Melewati jalan setapak pedesaan yang tandus pada waktu siang benar - benar sebuah tantangan. Belum lagi teriknya matahari dan tak ada pohon satu pun. Bahkan ada suara riuh - riuh di dalam perut sang lelaki berambut perak.

"Aduh, laparnya ...." Keluhnya sambil mengelus perut yang keroncongan.

"Bukankah sebelumnya kau sudah makan daging kelapa?" Timpal Fenrir.

"Makan segitu mana kenyang."

"Memang kapasitas perutmu itu berapa, sampai - sampai tiga sebuah kelapa tidak cukup untukmu."

Mendengar celotehan mereka di belakang, Mia hanya bisa tersenyum lalu pandangnya beralih pada pemuda berjubah yang berjalan sejajar dengannya. Dia tampak tertarik pada pemuda itu, atau mungkin pada wajahnya. Namun yang pasti, pandangan Mia benar - benar teralihkan hingga tidak sadar kalau telah sampai di tempat tujuan.

"Apakah kita sudah sampai?"

Ucapan itu membuat Mia tersadar. Dia kemudian mencari dan memanggil, "Tuan Vane!", dan orang yang dimaksud membalas dan keluar dari seluk beluk tumbuhan berdaun hitam yang tingginya melewati batas kepala.

"Oh, Mia. Ada apa?" Tanyanya. Pria berkumis, berpakaian putih yang sedikit kumel, memakai caping bambu dan ada handuk kecil digantungkan di pundak.

"Ada yang ingin menemui Anda." Mia berpaling dan menujuk ketiga orang asing yang bergeming. Kemudian pria berkumis bernama Vane itu pun mendekat.

"Oh, kalian berasal dari kota Known ya." Vane tahu saat melihat logo buku di saku baju Fenrir. "Ada yang bisa kubantu?" Tanyanya seraya mengelap keringat di wajah menggunakan handuk.

Fenrir segera mengambil dan menyerahkan secarik kertas kepada Vane. Kertas yang diberikan Serena saat hendak melakukan perjalanan. Si Pria pun membuka dan membacanya. Tampak senyum terukir di bibir, lalu menutup kembali kertas tersebut. Kemudian meminta mereka untuk ikut bersamanya.

"Terima kasih telah mengantarkan kami," ungkap Fenrir kepada Mia.

Si Wanita tersenyum dan membalas, "Ya, sama - sama. Dan jangan lupa, selepas ini kalian bisa ke rumahku untuk makan malam."

Sebenarnya Fenrir merasa tak enak menerima ajakan itu, namun melihat ketulusan sang wanita tidak sopan juga menolaknya. Dia pun menyetujui itu kemudian bergegas pergi.

Beberapa menit berjalan sampailah mereka di sebuah toko kelontong. Toko kecil dan sederhana yang menyimpan banyak sekali kantung kecil yang entah apa isinya. Berderet rapi pada almari di belakang meja pelayanan.

Vane mengambil tiga buah bungkusan dan menaruh pada box kayu kecil lalu diikat. Kemudian menyerahkan kotak itu pada si Pemuda klimis.

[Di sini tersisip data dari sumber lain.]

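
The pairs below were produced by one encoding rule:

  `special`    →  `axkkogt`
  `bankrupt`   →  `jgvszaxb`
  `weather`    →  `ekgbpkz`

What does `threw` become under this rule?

The shift depends on letter class: consonant s→a is +8, but vowel e→k is +6. Vowels shift forward by 6 and consonants shift forward by 8.
On threw: t(cons)+8=b, h(cons)+8=p, r(cons)+8=z, e(vowel)+6=k, w(cons)+8=e.

bpzke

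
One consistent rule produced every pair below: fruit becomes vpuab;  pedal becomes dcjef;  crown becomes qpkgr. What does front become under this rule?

Each letter's alphabet position (a=0..z=25) is mapped through 19·x+4 mod 26 — an affine cipher.
Applying it to front: f(5)→19·5+4≡21=v; r(17)→19·17+4≡15=p; o(14)→19·14+4≡10=k; n(13)→19·13+4≡17=r; t(19)→19·19+4≡1=b (all mod 26).

vpkrb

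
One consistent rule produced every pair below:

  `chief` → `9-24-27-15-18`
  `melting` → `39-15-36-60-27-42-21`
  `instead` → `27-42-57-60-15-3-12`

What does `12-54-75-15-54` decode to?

dryer

c(#3)→9 and h(#8)→24: differences scale by 3, so n = 3·pos + 0. The formula is n = 3×(alphabet index, a=1).
Undoing it on 12-54-75-15-54: 12→(12−0)÷3=4=d, 54→(54−0)÷3=18=r, 75→(75−0)÷3=25=y, 15→(15−0)÷3=5=e, 54→(54−0)÷3=18=r.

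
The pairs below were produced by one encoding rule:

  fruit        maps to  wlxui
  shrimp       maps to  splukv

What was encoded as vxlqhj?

genius

The output letters match the input read backwards, each shifted +3: fruit reversed is tiurf. The word is reversed, then every letter is shifted forward by 3.
Reversing it on vxlqhj: shift back: v−3=s, x−3=u, l−3=i, q−3=n, h−3=e, j−3=g → suineg; then reverse → genius.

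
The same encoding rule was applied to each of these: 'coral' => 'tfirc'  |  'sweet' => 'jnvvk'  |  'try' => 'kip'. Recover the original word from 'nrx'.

Compare letters: c→t is +17, o→f is +17, r→i is +17 — a constant shift. It's a constant shift of +17 (ROT17).
Decoding nrx: n−17=w, r−17=a, x−17=g.

wag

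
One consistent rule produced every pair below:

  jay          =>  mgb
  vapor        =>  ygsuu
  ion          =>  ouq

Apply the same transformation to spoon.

vsuuq

The shift depends on letter class: consonant j→m is +3, but vowel a→g is +6. Two shifts are in play — +6 for a/e/i/o/u, +3 for every other letter.
Applying it to spoon: s(cons)+3=v, p(cons)+3=s, o(vowel)+6=u, o(vowel)+6=u, n(cons)+3=q.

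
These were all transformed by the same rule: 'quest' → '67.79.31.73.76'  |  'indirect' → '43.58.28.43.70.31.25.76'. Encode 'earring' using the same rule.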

"Ini, pesanan yang minta anak perempuan itu!" Katanya. Dan Fenrir pun mengambil lalu mengucapkan terima kasih.

Wash menatap kotak tersebut sedikit heran, lalu bertanya, "Memang apa isinya?"

"Hanya tiga kantung teh." Fenrir menjawab.

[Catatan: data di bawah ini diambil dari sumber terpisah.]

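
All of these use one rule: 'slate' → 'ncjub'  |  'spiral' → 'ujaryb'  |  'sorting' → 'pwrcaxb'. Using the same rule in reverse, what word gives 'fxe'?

vow

The output letters match the input read backwards, each shifted +9: slate reversed is etals. The word is reversed, then every letter is shifted forward by 9.
Undoing it on fxe: shift back: f−9=w, x−9=o, e−9=v → wov; then reverse → vow.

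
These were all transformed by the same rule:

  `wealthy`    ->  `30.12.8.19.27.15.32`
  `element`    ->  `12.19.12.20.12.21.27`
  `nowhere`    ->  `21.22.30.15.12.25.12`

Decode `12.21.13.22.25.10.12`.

Letters become their 1-based position plus 7 (so a→8, b→9, …).
Decoding 12.21.13.22.25.10.12: 12→(12−7)÷1=5=e, 21→(21−7)÷1=14=n, 13→(13−7)÷1=6=f, 22→(22−7)÷1=15=o, 25→(25−7)÷1=18=r, 10→(10−7)÷1=3=c, 12→(12−7)÷1=5=e.

enforce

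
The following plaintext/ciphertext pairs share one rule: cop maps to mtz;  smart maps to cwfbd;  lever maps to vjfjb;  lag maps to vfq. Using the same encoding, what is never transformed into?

xjfjb

The shift depends on letter class: consonant c→m is +10, but vowel o→t is +5. Two shifts are in play — +5 for a/e/i/o/u, +10 for every other letter.
For never: n(cons)+10=x, e(vowel)+5=j, v(cons)+10=f, e(vowel)+5=j, r(cons)+10=b.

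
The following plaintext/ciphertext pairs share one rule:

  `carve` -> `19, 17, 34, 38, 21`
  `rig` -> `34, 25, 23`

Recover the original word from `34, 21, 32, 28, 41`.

c is letter #3 and maps to 19: an offset of 16. Letters become their 1-based position plus 16 (so a→17, b→18, …).
Undoing it on 34, 21, 32, 28, 41: 34→(34−16)÷1=18=r, 21→(21−16)÷1=5=e, 32→(32−16)÷1=16=p, 28→(28−16)÷1=12=l, 41→(41−16)÷1=25=y.

reply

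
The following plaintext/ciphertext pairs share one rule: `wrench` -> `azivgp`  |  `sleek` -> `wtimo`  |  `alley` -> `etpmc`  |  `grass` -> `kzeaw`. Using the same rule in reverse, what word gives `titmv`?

Shifts by position in wrench: pos 0: w→a (+4), pos 1: r→z (+8), pos 2: e→i (+4), pos 3: n→v (+8) — repeating every 2. It's a Vigenère-style cipher with numeric key [4,8]: position i shifts by key[i mod 2].
Undoing it on titmv: t−4=p, i−8=a, t−4=p, m−8=e, v−4=r.

paper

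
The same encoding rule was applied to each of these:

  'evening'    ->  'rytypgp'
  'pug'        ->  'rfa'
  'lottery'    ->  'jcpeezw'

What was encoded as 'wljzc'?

The output letters match the input read backwards, each shifted +11: evening reversed is gnineve. Read the word backwards and shift each letter +11.
Undoing it on wljzc: shift back: w−11=l, l−11=a, j−11=y, z−11=o, c−11=r → layor; then reverse → royal.

royal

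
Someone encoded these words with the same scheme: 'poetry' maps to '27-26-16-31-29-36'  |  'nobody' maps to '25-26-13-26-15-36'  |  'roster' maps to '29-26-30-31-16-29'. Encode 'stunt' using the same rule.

p is letter #16 and maps to 27: an offset of 11. Letters become their 1-based position plus 11 (so a→12, b→13, …).
Applying it to stunt: s=19→30, t=20→31, u=21→32, n=14→25, t=20→31.

30-31-32-25-31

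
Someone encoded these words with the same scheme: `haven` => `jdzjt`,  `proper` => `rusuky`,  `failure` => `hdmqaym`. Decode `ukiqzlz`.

In haven: h→j is +2, a→d is +3, v→z is +4, e→j is +5 — the shift increases by 1 each position. Letter i (0-indexed) is shifted by i+2, so successive shifts are 2, 3, 4, ….
Undoing it on ukiqzlz: u−2=s, k−3=h, i−4=e, q−5=l, z−6=t, l−7=e, z−8=r.

shelter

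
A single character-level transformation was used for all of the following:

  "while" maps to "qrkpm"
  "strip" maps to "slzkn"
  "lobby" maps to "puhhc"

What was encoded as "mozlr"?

earth

Each letter's alphabet position (a=0..z=25) is mapped through 19·x+14 mod 26 — an affine cipher.
Decoding mozlr: m(12)→11·(12−14)≡4=e; o(14)→11·(14−14)≡0=a; z(25)→11·(25−14)≡17=r; l(11)→11·(11−14)≡19=t; r(17)→11·(17−14)≡7=h (all mod 26).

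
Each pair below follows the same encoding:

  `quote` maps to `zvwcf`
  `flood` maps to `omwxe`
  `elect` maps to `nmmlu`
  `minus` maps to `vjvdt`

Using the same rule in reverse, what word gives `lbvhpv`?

canyon

A repeating key of period 3 is used — shifts +9, +1, +8 over and over.
Reversing it on lbvhpv: l−9=c, b−1=a, v−8=n, h−9=y, p−1=o, v−8=n.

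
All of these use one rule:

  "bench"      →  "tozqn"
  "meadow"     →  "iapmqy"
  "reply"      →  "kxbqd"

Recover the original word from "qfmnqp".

debate

Read the word backwards and shift each letter +12.
Decoding qfmnqp: shift back: q−12=e, f−12=t, m−12=a, n−12=b, q−12=e, p−12=d → etabed; then reverse → debate.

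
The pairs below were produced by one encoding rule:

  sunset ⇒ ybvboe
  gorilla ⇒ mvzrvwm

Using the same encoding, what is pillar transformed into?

vptukc

In sunset: s→y is +6, u→b is +7, n→v is +8, s→b is +9 — the shift increases by 1 each position. The shift increases by 1 at each position, starting from +6: 6, 7, 8, ….
On pillar: p+6=v, i+7=p, l+8=t, l+9=u, a+10=k, r+11=c.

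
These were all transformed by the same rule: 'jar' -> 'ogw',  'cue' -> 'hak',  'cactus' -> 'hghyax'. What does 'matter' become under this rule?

The shift depends on letter class: consonant j→o is +5, but vowel a→g is +6. The rule splits by letter class: vowels +6, consonants +5.
On matter: m(cons)+5=r, a(vowel)+6=g, t(cons)+5=y, t(cons)+5=y, e(vowel)+6=k, r(cons)+5=w.

rgyykw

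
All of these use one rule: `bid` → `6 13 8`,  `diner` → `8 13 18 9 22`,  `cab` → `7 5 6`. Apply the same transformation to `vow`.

b is letter #2 and maps to 6: an offset of 4. Each letter is replaced by its alphabet position (a=1..z=26) + 4.
For vow: v=22→26, o=15→19, w=23→27.

26 19 27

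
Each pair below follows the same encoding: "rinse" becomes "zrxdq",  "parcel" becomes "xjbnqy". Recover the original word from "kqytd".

choir

In rinse: r→z is +8, i→r is +9, n→x is +10, s→d is +11 — the shift increases by 1 each position. Letter i (0-indexed) is shifted by i+8, so successive shifts are 8, 9, 10, ….
Decoding kqytd: k−8=c, q−9=h, y−10=o, t−11=i, d−12=r.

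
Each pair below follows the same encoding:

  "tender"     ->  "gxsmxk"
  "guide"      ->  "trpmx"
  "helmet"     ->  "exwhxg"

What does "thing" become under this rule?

t(19)→g(6) and e(4)→x(23) fit y≡11x+5 (mod 26); the inverse of 11 mod 26 is 19. Each letter's alphabet position (a=0..z=25) is mapped through 11·x+5 mod 26 — an affine cipher.
On thing: t(19)→11·19+5≡6=g; h(7)→11·7+5≡4=e; i(8)→11·8+5≡15=p; n(13)→11·13+5≡18=s; g(6)→11·6+5≡19=t (all mod 26).

gepst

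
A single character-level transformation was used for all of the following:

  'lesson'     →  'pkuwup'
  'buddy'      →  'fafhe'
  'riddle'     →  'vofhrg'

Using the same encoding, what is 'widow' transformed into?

aofsc

Shifts by position in lesson: pos 0: l→p (+4), pos 1: e→k (+6), pos 2: s→u (+2), pos 3: s→w (+4), pos 4: o→u (+6), pos 5: n→p (+2) — repeating every 3. It's a Vigenère-style cipher with numeric key [4,6,2]: position i shifts by key[i mod 3].
For widow: w+4=a, i+6=o, d+2=f, o+4=s, w+6=c.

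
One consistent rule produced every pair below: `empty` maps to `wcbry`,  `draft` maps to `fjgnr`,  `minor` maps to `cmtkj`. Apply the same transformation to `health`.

vwglrv

Each letter's alphabet position (a=0..z=25) is mapped through 17·x+6 mod 26 — an affine cipher.
For health: h(7)→17·7+6≡21=v; e(4)→17·4+6≡22=w; a(0)→17·0+6≡6=g; l(11)→17·11+6≡11=l; t(19)→17·19+6≡17=r; h(7)→17·7+6≡21=v (all mod 26).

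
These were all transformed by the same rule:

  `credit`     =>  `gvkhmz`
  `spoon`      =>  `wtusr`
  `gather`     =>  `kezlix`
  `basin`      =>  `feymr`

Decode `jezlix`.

father

Shifts by position in credit: pos 0: c→g (+4), pos 1: r→v (+4), pos 2: e→k (+6), pos 3: d→h (+4), pos 4: i→m (+4), pos 5: t→z (+6) — repeating every 3. It's a Vigenère-style cipher with numeric key [4,4,6]: position i shifts by key[i mod 3].
Decoding jezlix: j−4=f, e−4=a, z−6=t, l−4=h, i−4=e, x−6=r.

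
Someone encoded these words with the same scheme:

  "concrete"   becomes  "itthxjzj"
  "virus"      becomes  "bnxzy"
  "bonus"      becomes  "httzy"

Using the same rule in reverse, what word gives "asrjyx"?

Shifts by position in concrete: pos 0: c→i (+6), pos 1: o→t (+5), pos 2: n→t (+6), pos 3: c→h (+5) — repeating every 2. A repeating key of period 2 is used — shifts +6, +5 over and over.
Decoding asrjyx: a−6=u, s−5=n, r−6=l, j−5=e, y−6=s, x−5=s.

unless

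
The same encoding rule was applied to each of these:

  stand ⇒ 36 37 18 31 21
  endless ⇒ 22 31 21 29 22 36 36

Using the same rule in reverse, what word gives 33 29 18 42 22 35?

player

s is letter #19 and maps to 36: an offset of 17. The number is (letter's place in the alphabet, a=1) + 17.
Undoing it on 33 29 18 42 22 35: 33→(33−17)÷1=16=p, 29→(29−17)÷1=12=l, 18→(18−17)÷1=1=a, 42→(42−17)÷1=25=y, 22→(22−17)÷1=5=e, 35→(35−17)÷1=18=r.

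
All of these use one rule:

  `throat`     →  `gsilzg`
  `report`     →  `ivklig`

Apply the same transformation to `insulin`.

Each pair mirrors across the alphabet (t↔g, h↔s, r↔i): positions sum to 25. Each letter is replaced by its mirror in the alphabet: a↔z, b↔y, c↔x, and so on (the Atbash cipher).
For insulin: i↔r, n↔m, s↔h, u↔f, l↔o, i↔r, n↔m.

rmhform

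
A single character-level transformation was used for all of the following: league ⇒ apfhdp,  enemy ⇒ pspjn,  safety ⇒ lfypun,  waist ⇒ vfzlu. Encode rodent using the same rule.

l(11)→a(0) and e(4)→p(15) fit y≡9x+5 (mod 26); the inverse of 9 mod 26 is 3. Each letter's alphabet position (a=0..z=25) is mapped through 9·x+5 mod 26 — an affine cipher.
For rodent: r(17)→9·17+5≡2=c; o(14)→9·14+5≡1=b; d(3)→9·3+5≡6=g; e(4)→9·4+5≡15=p; n(13)→9·13+5≡18=s; t(19)→9·19+5≡20=u (all mod 26).

cbgpsu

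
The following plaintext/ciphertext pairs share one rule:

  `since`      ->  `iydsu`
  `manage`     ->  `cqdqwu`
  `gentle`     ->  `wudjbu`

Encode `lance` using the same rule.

Compare letters: s→i is +16, i→y is +16, n→d is +16 — a constant shift. Each letter is shifted forward by 16 in the alphabet (a Caesar shift of +16).
For lance: l+16=b, a+16=q, n+16=d, c+16=s, e+16=u.

bqdsu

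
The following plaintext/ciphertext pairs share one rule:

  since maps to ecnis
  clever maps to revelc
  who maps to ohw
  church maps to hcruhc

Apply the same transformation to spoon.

The output letters match the input read backwards: since reversed is ecnis. It's just the letters in reverse order.
For spoon: reverse → noops.

noops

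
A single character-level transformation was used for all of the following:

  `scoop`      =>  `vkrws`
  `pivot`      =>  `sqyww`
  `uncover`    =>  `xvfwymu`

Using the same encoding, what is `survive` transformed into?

Shifts by position in scoop: pos 0: s→v (+3), pos 1: c→k (+8), pos 2: o→r (+3), pos 3: o→w (+8) — repeating every 2. It's a Vigenère-style cipher with numeric key [3,8]: position i shifts by key[i mod 2].
On survive: s+3=v, u+8=c, r+3=u, v+8=d, i+3=l, v+8=d, e+3=h.

vcudldh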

Tersentak kaget, Lelaki berambut perak itu hanya bungkam dan menggeleng - geleng kepala. "Melakukan perjalanan yang jauh dan mengerikan ini hanya untuk sebuah teh?" Gumamnya, ia menghela nafas panjang.

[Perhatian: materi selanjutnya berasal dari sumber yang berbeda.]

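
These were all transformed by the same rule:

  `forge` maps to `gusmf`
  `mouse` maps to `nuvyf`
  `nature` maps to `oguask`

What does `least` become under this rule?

Shifts by position in forge: pos 0: f→g (+1), pos 1: o→u (+6), pos 2: r→s (+1), pos 3: g→m (+6) — repeating every 2. It's a Vigenère-style cipher with numeric key [1,6]: position i shifts by key[i mod 2].
On least: l+1=m, e+6=k, a+1=b, s+6=y, t+1=u.

mkbyu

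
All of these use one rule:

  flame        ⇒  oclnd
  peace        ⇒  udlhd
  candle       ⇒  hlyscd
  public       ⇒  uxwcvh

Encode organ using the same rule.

Each letter's alphabet position (a=0..z=25) is mapped through 11·x+11 mod 26 — an affine cipher.
For organ: o(14)→11·14+11≡9=j; r(17)→11·17+11≡16=q; g(6)→11·6+11≡25=z; a(0)→11·0+11≡11=l; n(13)→11·13+11≡24=y (all mod 26).

jqzly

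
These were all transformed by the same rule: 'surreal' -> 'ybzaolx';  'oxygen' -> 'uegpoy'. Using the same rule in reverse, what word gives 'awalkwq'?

In surreal: s→y is +6, u→b is +7, r→z is +8, r→a is +9 — the shift increases by 1 each position. Letter i (0-indexed) is shifted by i+6, so successive shifts are 6, 7, 8, ….
Decoding awalkwq: a−6=u, w−7=p, a−8=s, l−9=c, k−10=a, w−11=l, q−12=e.

upscale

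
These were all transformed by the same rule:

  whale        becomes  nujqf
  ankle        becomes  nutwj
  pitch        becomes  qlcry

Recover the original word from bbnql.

chess

Read the word backwards and shift each letter +9.
Decoding bbnql: shift back: b−9=s, b−9=s, n−9=e, q−9=h, l−9=c → ssehc; then reverse → chess.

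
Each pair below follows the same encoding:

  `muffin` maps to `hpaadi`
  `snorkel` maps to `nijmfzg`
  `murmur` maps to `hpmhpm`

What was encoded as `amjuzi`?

frozen

This is a Caesar cipher with shift 21.
Undoing it on amjuzi: a−21=f, m−21=r, j−21=o, u−21=z, z−21=e, i−21=n.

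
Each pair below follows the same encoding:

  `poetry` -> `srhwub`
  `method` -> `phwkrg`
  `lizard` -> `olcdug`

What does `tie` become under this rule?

Compare letters: p→s is +3, o→r is +3, e→h is +3 — a constant shift. It's a constant shift of +3 (ROT3).
On tie: t+3=w, i+3=l, e+3=h.

wlh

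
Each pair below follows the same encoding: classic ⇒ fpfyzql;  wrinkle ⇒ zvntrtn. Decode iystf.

In classic: c→f is +3, l→p is +4, a→f is +5, s→y is +6 — the shift increases by 1 each position. Each letter shifts forward by (position + 3), i.e. 3, 4, 5, … — the shift grows by one for each successive letter.
Undoing it on iystf: i−3=f, y−4=u, s−5=n, t−6=n, f−7=y.

funny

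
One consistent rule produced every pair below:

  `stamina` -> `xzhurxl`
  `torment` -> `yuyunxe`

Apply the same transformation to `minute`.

roucco

In stamina: s→x is +5, t→z is +6, a→h is +7, m→u is +8 — the shift increases by 1 each position. Letter i (0-indexed) is shifted by i+5, so successive shifts are 5, 6, 7, ….
Applying it to minute: m+5=r, i+6=o, n+7=u, u+8=c, t+9=c, e+10=o.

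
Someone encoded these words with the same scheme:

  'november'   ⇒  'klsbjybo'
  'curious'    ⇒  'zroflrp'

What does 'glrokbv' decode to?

journey

This is a Caesar cipher with shift 23.
Decoding glrokbv: g−23=j, l−23=o, r−23=u, o−23=r, k−23=n, b−23=e, v−23=y.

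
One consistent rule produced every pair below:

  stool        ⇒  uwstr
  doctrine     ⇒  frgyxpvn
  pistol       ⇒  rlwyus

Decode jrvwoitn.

horrible

Letter i (0-indexed) is shifted by i+2, so successive shifts are 2, 3, 4, ….
Reversing it on jrvwoitn: j−2=h, r−3=o, v−4=r, w−5=r, o−6=i, i−7=b, t−8=l, n−9=e.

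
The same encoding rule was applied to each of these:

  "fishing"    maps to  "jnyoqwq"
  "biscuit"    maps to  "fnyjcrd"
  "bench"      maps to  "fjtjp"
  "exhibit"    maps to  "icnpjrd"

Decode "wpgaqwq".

skating

In fishing: f→j is +4, i→n is +5, s→y is +6, h→o is +7 — the shift increases by 1 each position. Letter i (0-indexed) is shifted by i+4, so successive shifts are 4, 5, 6, ….
Undoing it on wpgaqwq: w−4=s, p−5=k, g−6=a, a−7=t, q−8=i, w−9=n, q−10=g.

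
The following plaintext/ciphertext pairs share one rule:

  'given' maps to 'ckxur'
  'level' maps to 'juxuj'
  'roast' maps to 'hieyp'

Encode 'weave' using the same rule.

g(6)→c(2) and i(8)→k(10) fit y≡17x+4 (mod 26); the inverse of 17 mod 26 is 23. Treating letters as 0–25, the rule is x ↦ 17x + 4 (mod 26).
For weave: w(22)→17·22+4≡14=o; e(4)→17·4+4≡20=u; a(0)→17·0+4≡4=e; v(21)→17·21+4≡23=x; e(4)→17·4+4≡20=u (all mod 26).

ouexu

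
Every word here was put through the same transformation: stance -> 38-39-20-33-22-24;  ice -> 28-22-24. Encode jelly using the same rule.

s is letter #19 and maps to 38: an offset of 19. Letters become their 1-based position plus 19 (so a→20, b→21, …).
Applying it to jelly: j=10→29, e=5→24, l=12→31, l=12→31, y=25→44.

29-24-31-31-44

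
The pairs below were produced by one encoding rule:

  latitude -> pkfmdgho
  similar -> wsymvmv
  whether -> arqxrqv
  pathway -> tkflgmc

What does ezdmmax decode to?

apricot

Shifts by position in latitude: pos 0: l→p (+4), pos 1: a→k (+10), pos 2: t→f (+12), pos 3: i→m (+4), pos 4: t→d (+10), pos 5: u→g (+12) — repeating every 3. The shifts repeat in a cycle of length 3: positions 0,1,… shift by +4, +10, +12, then the pattern repeats.
Decoding ezdmmax: e−4=a, z−10=p, d−12=r, m−4=i, m−10=c, a−12=o, x−4=t.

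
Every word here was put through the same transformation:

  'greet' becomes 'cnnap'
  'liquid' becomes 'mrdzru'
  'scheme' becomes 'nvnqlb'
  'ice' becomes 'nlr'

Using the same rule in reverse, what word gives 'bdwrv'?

The output letters match the input read backwards, each shifted +9: greet reversed is teerg. Two steps: reverse the string, then apply a Caesar shift of +9.
Decoding bdwrv: shift back: b−9=s, d−9=u, w−9=n, r−9=i, v−9=m → sunim; then reverse → minus.

minus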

Fenrir berpamitan dan ketiganya pun meninggalkan toko. Berjejak lagi di jalan setapak desa yang suasananya telah berubah. Siliran angin dan pemandangan jingga di hamparan langit. Tidak terasa kalau hari sudah sore.

---

Tok... tok... tok

Pintu dibuka. Di baliknya wanita berkepang muncul. Dia kemudian mempersilahkan ketiga tamu itu untuk masuk. Karena lantai hanyalah tanah, jadi mereka tidak perlu repot - repot melepas alas kaki, terkecuali si pria berambut perak yang memang sejak awal tidak pakai.

Mia mengajak mereka ke ruang makan. Di sana sudah ada Edy menyambut. Dan ketiganya pun lekas duduk di kursi masing - masing. Hidangan di atas meja tampak menggugah selera. Usai mendapat izin dari pemilik rumah dan berdoa, mereka pun mulai menyantap makanan.

Tanpa rasa malu dan etika, Wash yang sudah lapar sekali langsung menghabiskan begitu cepat menu makanan. Fenrir pun hanya bisa tersenyum malu melihat tingkah kawan perjalanannya itu. Dia sampai berkeluh hati, 'sebaiknya aku memang tak mengajaknya sejak awal'.

Selesai makan, Mia lekas membersihkan piring - piring kotor di atas meja. Sedangkan Edy memulai sebuah perbincangan. Perbincangan yang serius, juga sesekali dibumbui sedikit lelucon. Meski ada satu orang yang tak tertarik akan obrolan itu dan hanya memilih diam. Dan obrolan mereka pun berlangsung hingga larut malam.